When we finished up at the doctor we went and got him a pair of sweats and some new underwear so that he could go to the pharmacy without smelling like urine or having wet pants for the next hour. He never has accidents. My poor little man. Of course, there was some problem at the registers and we ended up waiting in line for nearly 20 minutes to make our purchase and then were pushed out of the way by some big scary looking man who obviously didn’t give a crap who was in his way when they opened up a new lane. My son was sick, wet, and had a fever. I couldn’t and wouldn’t leave him in the car, and there was no place else to take him while I got his medication. Single parenting at its finest. I just did my best not to let him touch ANYTHING. I got him changed in the car, and then headed off to the pharmacy where we learned that the doctor had accidentally submitted the wrong dose and had submitted the prescription again and that the pharmacy doesn’t carry liquid penicillin on hand for children.

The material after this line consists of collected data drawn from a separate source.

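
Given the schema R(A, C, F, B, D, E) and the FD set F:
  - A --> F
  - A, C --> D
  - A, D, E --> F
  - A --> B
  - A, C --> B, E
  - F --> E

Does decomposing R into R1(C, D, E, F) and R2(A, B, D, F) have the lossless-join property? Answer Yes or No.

No

Common attributes: {D, F}; their closure is {D, E, F}.
Neither R1 nor R2 is contained in that closure, so the decomposition is lossy.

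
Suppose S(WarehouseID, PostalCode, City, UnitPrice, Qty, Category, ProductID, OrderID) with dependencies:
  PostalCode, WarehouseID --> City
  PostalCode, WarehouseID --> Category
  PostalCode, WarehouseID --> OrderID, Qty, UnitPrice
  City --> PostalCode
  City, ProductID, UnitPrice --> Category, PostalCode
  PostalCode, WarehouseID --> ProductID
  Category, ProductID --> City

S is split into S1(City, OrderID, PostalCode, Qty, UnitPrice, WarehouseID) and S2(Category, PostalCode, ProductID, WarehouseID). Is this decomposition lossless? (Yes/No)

Yes

Common attributes: {PostalCode, WarehouseID}; their closure is {Category, City, OrderID, PostalCode, ProductID, Qty, UnitPrice, WarehouseID}.
Since S1 ⊆ {Category, City, OrderID, PostalCode, ProductID, Qty, UnitPrice, WarehouseID}, the intersection is a superkey of S1; the decomposition is lossless.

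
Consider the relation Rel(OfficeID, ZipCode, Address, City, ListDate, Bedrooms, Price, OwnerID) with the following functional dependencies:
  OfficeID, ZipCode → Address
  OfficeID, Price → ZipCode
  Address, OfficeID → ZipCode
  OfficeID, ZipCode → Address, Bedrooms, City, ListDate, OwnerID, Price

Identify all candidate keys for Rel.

{Address, OfficeID}, {OfficeID, Price}, {OfficeID, ZipCode}

{OfficeID} never appears on the right of any FD, so every key must include it.
Closure of {Address, OfficeID} is {Address, Bedrooms, City, ListDate, OfficeID, OwnerID, Price, ZipCode}, the whole schema; {Address, OfficeID} is a candidate key.
Closure of {OfficeID, Price} is {Address, Bedrooms, City, ListDate, OfficeID, OwnerID, Price, ZipCode}, the whole schema; {OfficeID, Price} is a candidate key.
Closure of {OfficeID, ZipCode} is {Address, Bedrooms, City, ListDate, OfficeID, OwnerID, Price, ZipCode}, the whole schema; {OfficeID, ZipCode} is a candidate key.
Any other superkey properly contains one of these, so there are no further candidate keys.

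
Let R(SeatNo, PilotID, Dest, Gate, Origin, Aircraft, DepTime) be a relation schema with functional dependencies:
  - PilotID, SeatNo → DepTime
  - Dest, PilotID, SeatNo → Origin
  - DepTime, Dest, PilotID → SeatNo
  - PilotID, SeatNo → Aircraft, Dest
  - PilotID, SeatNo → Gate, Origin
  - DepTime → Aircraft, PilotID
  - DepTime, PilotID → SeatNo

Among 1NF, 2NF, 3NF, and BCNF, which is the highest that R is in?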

At this point we were both getting quite frustrated. I just sat down and snuggled with him while we waited for them to sort it all out and he ended up on Amoxicillin. As I was paying the pharmacist noticed that I had burst a blood vessel in my eye. Super cute. Now I look like something from a vampire movie and not the pretty ones.

We are finally home. I got some Motrin and his antibiotics in him and he is starting to feel better as his fever drops again. I am trying to relax and take a deep breath before I finish the first half of my final for one of my Advanced Coding classes. I got up at 3 this morning and finished it because I couldn’t sleep, so I really just need to review it and make sure I was somewhat coherent this morning.